The other optimization, which is still used, is to not encode an x0 operand explicitly for certain commonly used instructions. That will be slighly faster and will often make the instruction one word shorter. For an example, consider the following two functions:

i0(A) -> A + 42.
i1(_, A) -> A + 42.

We can disassemble the loaded code like so:

1> c(t).
{ok,t}
2> erts_debug:df(t).
ok

In the file t.dis we find the code for the two functions:

0000000143DFF590: i_func_info_IaaI 0 `t` `i0` 1 
0000000143DFF5B8: i_increment_rWd r(0) 42 x(0) 
0000000143DFF5D0: return 

0000000143DFF5D8: i_func_info_IaaI 0 `t` `i1` 2 
0000000143DFF600: i_increment_xWd x(1) 42 x(0) 
0000000143DFF620: return

The BEAM loader has rewritten the addition operator to the specialized i_increment instruction.

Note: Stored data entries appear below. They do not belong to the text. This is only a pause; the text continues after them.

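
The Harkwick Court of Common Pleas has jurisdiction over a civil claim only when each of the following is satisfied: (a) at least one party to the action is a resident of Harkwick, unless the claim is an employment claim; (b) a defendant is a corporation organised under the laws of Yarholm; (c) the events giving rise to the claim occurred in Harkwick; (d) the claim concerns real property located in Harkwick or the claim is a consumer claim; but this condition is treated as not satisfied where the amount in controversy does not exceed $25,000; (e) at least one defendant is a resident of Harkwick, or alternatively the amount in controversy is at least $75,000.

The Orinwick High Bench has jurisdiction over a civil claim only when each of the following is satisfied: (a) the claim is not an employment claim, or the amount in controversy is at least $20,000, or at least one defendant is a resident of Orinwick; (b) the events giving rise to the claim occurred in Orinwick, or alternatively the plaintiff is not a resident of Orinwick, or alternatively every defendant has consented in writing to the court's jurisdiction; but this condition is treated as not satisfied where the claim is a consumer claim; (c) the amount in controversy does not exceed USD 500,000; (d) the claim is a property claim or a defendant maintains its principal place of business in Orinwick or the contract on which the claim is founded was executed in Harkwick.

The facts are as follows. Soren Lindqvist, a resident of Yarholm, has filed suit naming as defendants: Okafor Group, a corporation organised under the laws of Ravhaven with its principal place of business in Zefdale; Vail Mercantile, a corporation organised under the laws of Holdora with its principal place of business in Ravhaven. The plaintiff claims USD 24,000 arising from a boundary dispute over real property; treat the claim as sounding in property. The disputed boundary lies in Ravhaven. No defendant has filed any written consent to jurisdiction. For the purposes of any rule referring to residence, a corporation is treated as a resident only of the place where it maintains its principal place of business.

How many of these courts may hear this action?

1

The Harkwick Court of Common Pleas:
  (a) No party resides in Harkwick. Nor does the 'unless' clause help: the claim is a property claim, not an employment claim. Not met.
  (b) The corporate defendant(s) are organised in Holdora, Ravhaven, not Yarholm. Condition not met.
  (c) The operative events occurred in Ravhaven, not Harkwick. Fails.
  (d) The property lies in Ravhaven, not Harkwick; the claim is a property claim, not a consumer claim — no alternative holds. Not met.
  (e) No defendant resides in Harkwick (they reside in Zefdale, Ravhaven); the amount in controversy is 24,000 dollars, below the USD 75,000 floor — none of the alternatives is met. Not satisfied.
  → No jurisdiction.
The Orinwick High Bench:
  (a) The claim is a property claim, not an employment claim, so this disjunct is met. Satisfied.
  (b) The plaintiff resides in Yarholm, which is not Orinwick, which satisfies one of the alternatives. The exception is not triggered, since the claim is a property claim, not a consumer claim. Met.
  (c) The amount in controversy is $24,000, within the 500,000 dollars ceiling. Met.
  (d) The claim is a property claim, so one alternative holds. Satisfied.
  → All conditions met; jurisdiction exists.
Courts with jurisdiction: the Orinwick High Bench — 1 in total.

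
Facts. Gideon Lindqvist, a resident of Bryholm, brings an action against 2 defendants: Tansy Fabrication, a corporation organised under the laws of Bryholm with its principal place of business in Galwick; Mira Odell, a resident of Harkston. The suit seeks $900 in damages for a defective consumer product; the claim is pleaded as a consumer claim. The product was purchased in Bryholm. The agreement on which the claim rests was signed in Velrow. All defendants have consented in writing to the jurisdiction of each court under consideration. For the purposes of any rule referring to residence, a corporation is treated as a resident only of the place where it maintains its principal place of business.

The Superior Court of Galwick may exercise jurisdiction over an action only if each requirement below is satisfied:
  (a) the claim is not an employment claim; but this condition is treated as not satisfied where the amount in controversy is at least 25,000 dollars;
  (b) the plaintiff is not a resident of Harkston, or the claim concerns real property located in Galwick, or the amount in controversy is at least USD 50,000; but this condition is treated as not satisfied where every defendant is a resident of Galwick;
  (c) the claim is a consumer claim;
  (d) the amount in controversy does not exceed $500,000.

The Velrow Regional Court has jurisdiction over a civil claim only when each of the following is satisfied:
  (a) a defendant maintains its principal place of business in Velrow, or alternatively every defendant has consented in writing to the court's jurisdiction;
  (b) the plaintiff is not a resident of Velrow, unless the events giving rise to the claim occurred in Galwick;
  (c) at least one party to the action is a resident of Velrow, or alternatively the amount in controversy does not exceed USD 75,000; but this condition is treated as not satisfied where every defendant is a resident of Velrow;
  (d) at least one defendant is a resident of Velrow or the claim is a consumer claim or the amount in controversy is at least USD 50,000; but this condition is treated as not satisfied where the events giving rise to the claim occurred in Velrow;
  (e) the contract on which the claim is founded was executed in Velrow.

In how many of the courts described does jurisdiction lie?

2

The Superior Court of Galwick:
  (a) The claim is a consumer claim, not an employment claim. And the carve-out is inapplicable — the amount in controversy is $900, below the USD 25,000 floor. Met.
  (b) The plaintiff resides in Bryholm, which is not Harkston, so one alternative holds. The exception is not triggered, since the defendants reside as follows — Tansy Fabrication in Galwick, Mira Odell in Harkston — not all in Galwick. Met.
  (c) The claim is a consumer claim. Satisfied.
  (d) The amount in controversy is USD 900, within the 500,000 dollars ceiling. Condition met.
  → Every requirement is satisfied — jurisdiction.
The Velrow Regional Court:
  (a) Every defendant has filed written consent, so this disjunct is met. Condition met.
  (b) The plaintiff resides in Bryholm, which is not Velrow. Satisfied.
  (c) The amount in controversy is $900, within the USD 75,000 ceiling, which satisfies one of the alternatives. The exception is not triggered, since the defendants reside as follows — Tansy Fabrication in Galwick, Mira Odell in Harkston — not all in Velrow. Condition met.
  (d) The claim is a consumer claim — that alternative is enough. The carve-out does not apply: the operative events occurred in Bryholm, not Velrow. Met.
  (e) The contract was executed in Velrow. Met.
  → Jurisdiction lies.
Courts with jurisdiction: the Superior Court of Galwick, the Velrow Regional Court — 2 in total.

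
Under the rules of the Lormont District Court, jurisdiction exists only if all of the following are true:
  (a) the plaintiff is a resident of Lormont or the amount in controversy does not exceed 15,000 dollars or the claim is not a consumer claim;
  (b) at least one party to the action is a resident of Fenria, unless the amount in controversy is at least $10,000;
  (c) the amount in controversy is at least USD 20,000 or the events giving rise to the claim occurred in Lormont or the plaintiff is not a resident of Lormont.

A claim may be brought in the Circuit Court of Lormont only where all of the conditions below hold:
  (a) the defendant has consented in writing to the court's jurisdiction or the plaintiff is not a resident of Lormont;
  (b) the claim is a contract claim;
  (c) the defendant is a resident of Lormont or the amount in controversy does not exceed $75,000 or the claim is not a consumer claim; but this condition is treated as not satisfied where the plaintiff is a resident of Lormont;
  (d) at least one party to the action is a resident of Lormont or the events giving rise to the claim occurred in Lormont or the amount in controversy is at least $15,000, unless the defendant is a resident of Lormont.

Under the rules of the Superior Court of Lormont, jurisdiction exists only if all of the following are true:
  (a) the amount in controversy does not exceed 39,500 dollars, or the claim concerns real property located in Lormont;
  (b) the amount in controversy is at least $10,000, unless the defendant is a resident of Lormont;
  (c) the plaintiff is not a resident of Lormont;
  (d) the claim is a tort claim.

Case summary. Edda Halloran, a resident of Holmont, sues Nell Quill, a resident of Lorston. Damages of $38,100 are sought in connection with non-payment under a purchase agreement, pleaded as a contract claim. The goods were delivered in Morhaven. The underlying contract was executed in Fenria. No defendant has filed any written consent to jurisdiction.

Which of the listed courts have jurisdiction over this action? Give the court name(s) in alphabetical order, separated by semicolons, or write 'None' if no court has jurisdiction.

the Circuit Court of Lormont; the Lormont District Court

The Lormont District Court:
  (a) The claim is a contract claim, not a consumer claim, which satisfies one of the alternatives. Met.
  (b) No party resides in Fenria. The proviso rescues it, though: the amount in controversy is $38,100, which meets the 10,000 dollars floor. Condition met.
  (c) The amount in controversy is USD 38,100, which meets the USD 20,000 floor, which satisfies one of the alternatives. Satisfied.
  → Jurisdiction lies.
The Circuit Court of Lormont:
  (a) The plaintiff resides in Holmont, which is not Lormont, which satisfies one of the alternatives. Met.
  (b) The claim is a contract claim. Satisfied.
  (c) The amount in controversy is $38,100, within the USD 75,000 ceiling — that alternative is enough. And the carve-out is inapplicable — the plaintiff resides in Holmont, not Lormont. Met.
  (d) The amount in controversy is 38,100 dollars, which meets the USD 15,000 floor, which satisfies one of the alternatives. Condition met.
  → Every requirement is satisfied — jurisdiction.
The Superior Court of Lormont:
  (a) The amount in controversy is USD 38,100, within the 39,500 dollars ceiling, which satisfies one of the alternatives. Satisfied.
  (b) The amount in controversy is 38,100 dollars, which meets the USD 10,000 floor. Satisfied.
  (c) The plaintiff resides in Holmont, which is not Lormont. Met.
  (d) The claim is a contract claim, not a tort claim. Condition not met.
  → Not every requirement is met — no jurisdiction.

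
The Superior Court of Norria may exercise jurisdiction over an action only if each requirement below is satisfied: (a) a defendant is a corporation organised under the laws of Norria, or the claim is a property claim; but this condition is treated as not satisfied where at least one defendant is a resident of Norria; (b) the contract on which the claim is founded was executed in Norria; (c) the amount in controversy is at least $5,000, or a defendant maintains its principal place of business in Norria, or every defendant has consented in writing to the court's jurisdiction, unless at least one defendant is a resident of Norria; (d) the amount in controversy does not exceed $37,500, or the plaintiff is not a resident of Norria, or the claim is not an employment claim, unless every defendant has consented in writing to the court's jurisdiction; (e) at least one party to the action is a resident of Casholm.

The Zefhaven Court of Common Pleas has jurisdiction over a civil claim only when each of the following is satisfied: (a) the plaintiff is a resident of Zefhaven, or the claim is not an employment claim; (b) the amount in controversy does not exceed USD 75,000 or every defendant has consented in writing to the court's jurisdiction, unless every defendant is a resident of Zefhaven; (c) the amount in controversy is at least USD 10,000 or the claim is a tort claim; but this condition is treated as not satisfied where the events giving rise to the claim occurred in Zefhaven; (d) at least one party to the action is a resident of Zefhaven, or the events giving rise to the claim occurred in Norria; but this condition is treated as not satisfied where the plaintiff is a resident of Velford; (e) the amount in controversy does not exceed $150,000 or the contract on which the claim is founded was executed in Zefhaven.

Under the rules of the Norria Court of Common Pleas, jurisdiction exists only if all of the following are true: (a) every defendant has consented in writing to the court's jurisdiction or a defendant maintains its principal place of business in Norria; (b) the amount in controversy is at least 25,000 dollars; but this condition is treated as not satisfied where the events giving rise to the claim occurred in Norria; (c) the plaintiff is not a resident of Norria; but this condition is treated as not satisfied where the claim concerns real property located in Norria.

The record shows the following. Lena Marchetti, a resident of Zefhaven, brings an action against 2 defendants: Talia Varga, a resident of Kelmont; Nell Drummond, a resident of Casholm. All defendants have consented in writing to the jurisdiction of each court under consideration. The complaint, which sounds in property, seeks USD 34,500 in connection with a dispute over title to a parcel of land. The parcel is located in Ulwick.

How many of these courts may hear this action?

2

The Superior Court of Norria:
  (a) The claim is a property claim, so this disjunct is met. The carve-out does not apply: no defendant resides in Norria (they reside in Kelmont, Casholm). Satisfied.
  (b) No contract (and hence no place of execution) is alleged. Fails.
  (c) The amount in controversy is USD 34,500, which meets the $5,000 floor — that alternative is enough. Condition met.
  (d) The amount in controversy is 34,500 dollars, within the USD 37,500 ceiling, which satisfies one of the alternatives. Met.
  (e) Nell Drummond resides in Casholm. Met.
  → At least one condition fails; no jurisdiction.
The Zefhaven Court of Common Pleas:
  (a) The plaintiff resides in Zefhaven, so this disjunct is met. Satisfied.
  (b) The amount in controversy is $34,500, within the USD 75,000 ceiling, so this disjunct is met. Met.
  (c) The amount in controversy is USD 34,500, which meets the $10,000 floor, so this disjunct is met. And the carve-out is inapplicable — the operative events occurred in Ulwick, not Zefhaven. Met.
  (d) Lena Marchetti resides in Zefhaven, which satisfies one of the alternatives. And the carve-out is inapplicable — the plaintiff resides in Zefhaven, not Velford. Satisfied.
  (e) The amount in controversy is USD 34,500, within the 150,000 dollars ceiling, so one alternative holds. Satisfied.
  → All conditions met; jurisdiction exists.
The Norria Court of Common Pleas:
  (a) Every defendant has filed written consent, so one alternative holds. Satisfied.
  (b) The amount in controversy is 34,500 dollars, which meets the $25,000 floor. The exception is not triggered, since the operative events occurred in Ulwick, not Norria. Satisfied.
  (c) The plaintiff resides in Zefhaven, which is not Norria. The carve-out does not apply: the property lies in Ulwick, not Norria. Met.
  → The court has jurisdiction.
Courts with jurisdiction: the Zefhaven Court of Common Pleas, the Norria Court of Common Pleas — 2 in total.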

The i_increment instruction in the i0/1 function uses the r(0) operand. An r(0) operand is not explicitly encoded as an operand. As can be seen by subtracting the addresses for the instructions, that instruction occupies 3 words (24 bytes).

The i_increment instruction in the i1/1 function uses the x(1) operand that needs to be explicitly encoded. Therefore, that instruction occupies 4 words (32 bytes).

nzok · June 11, 2023, 9:13am

If I recall correctly, the Quintus implementation of the WAM for Prolog
kept X1-X4 in CPU registers on all machines with “enough” registers, where
“enough” was defined as 16. This included M68010, VAX, s/370. It’s a bit
shocking to realise that we’d have been thrilled to the very socks with
the RP 2040 (dual core ARM Cortex M0+) or ESP32 dual core XTensa LX6).
Given that even PCs today have 16 general purpose registers, might it be
worth resurrecting the old X0-in-register optimisation?

jhogberg · June 11, 2023, 9:29am

I think adopting the same approach as the JIT (xregs, fregs, bitstring construction state, etc in the same variable/register) would be worthwhile too, I didn’t do it back then because I wanted minimal changes to the interpreter but I think the time is ripe now. It ought to give the compiler enough leeway to do the right thing without these annotations.

The ARM JIT does this to great effect (x0-x5), and I recently experimented with doing the same for x86 (x0-x3) where it unfortunately didn’t give much at all. :-/

karlsson · June 11, 2023, 7:51pm

Just adding a note here that the RISC-V ISA has 31 general purpose registers, except for the embedded (RV32E) variant that has 15.
Although general purpose, it suggests a calling convention as described in the old post mentioned before.
Maybe enough for the Erlang Core team to play with…